The Federal Reserve announced the results of their two-day meeting today. As expected, there was no change to short term interest rates. However, the Fed did signal that they are open to a rate hike at the next meeting scheduled for June. They sited improvement in the global economy and downplayed recent signs of weakness here at home in the US. In fact, they eliminated language stating that “global economic and financial developments continue to pose risks,” instead saying officials will “closely monitor” such developments. With employment conditions clearly continuing to improve, the probability of a rate hike in the coming months is certainly increasing. Although the odds are increasing, it is still an unlikely outcome for months to come.

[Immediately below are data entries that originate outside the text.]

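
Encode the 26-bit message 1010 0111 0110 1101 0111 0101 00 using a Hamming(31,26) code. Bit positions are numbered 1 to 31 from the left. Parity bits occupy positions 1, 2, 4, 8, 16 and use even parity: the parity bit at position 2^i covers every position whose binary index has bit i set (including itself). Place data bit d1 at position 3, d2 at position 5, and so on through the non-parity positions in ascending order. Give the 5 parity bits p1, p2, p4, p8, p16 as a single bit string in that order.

10110

Place data bits at non-power-of-two positions: b3=1, b5=0, b6=1, b7=0, b9=0, b10=1, b11=1, b12=1, b13=0, b14=1, b15=1, b17=0, b18=1, b19=1, b20=0, b21=1, b22=0, b23=1, b24=1, b25=1, b26=0, b27=1, b28=0, b29=1, b30=0, b31=0.
p1 = XOR of data positions {3,5,7,9,11,13,15,17,19,21,23,25,27,29,31} = 1⊕0⊕0⊕0⊕1⊕0⊕1⊕0⊕1⊕1⊕1⊕1⊕1⊕1⊕0 = 1
p2 = XOR of data positions {3,6,7,10,11,14,15,18,19,22,23,26,27,30,31} = 1⊕1⊕0⊕1⊕1⊕1⊕1⊕1⊕1⊕0⊕1⊕0⊕1⊕0⊕0 = 0
p4 = XOR of data positions {5,6,7,12,13,14,15,20,21,22,23,28,29,30,31} = 0⊕1⊕0⊕1⊕0⊕1⊕1⊕0⊕1⊕0⊕1⊕0⊕1⊕0⊕0 = 1
p8 = XOR of data positions {9,10,11,12,13,14,15,24,25,26,27,28,29,30,31} = 0⊕1⊕1⊕1⊕0⊕1⊕1⊕1⊕1⊕0⊕1⊕0⊕1⊕0⊕0 = 1
p16 = XOR of data positions {17,18,19,20,21,22,23,24,25,26,27,28,29,30,31} = 0⊕1⊕1⊕0⊕1⊕0⊕1⊕1⊕1⊕0⊕1⊕0⊕1⊕0⊕0 = 0
Parity bits p1,p2,p4,p8,p16 = 10110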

Stocks have been dragged down a bit today, led by weak earnings reports from Apple, Twitter and Chipolte. Mortgage bonds are benefiting from the weakness in stocks and the overall dovish tone of the Fed statement. With the Fed statement behind us, investors are feeling a bit more willing to place bets on the bond market once again. The 10 Year Treasury Note yield is again below the 1.9% level we have identified in recent market updates. This is a great sign for mortgage interest rates, and a hopeful indicator that bonds have found their bottom. If that is the case, we can expect to see further improvements in days to come. We will have to wait and see.
With bonds improving today, there is no rush to immediately lock. However, watch the markets closely. Sentiment can reverse quickly.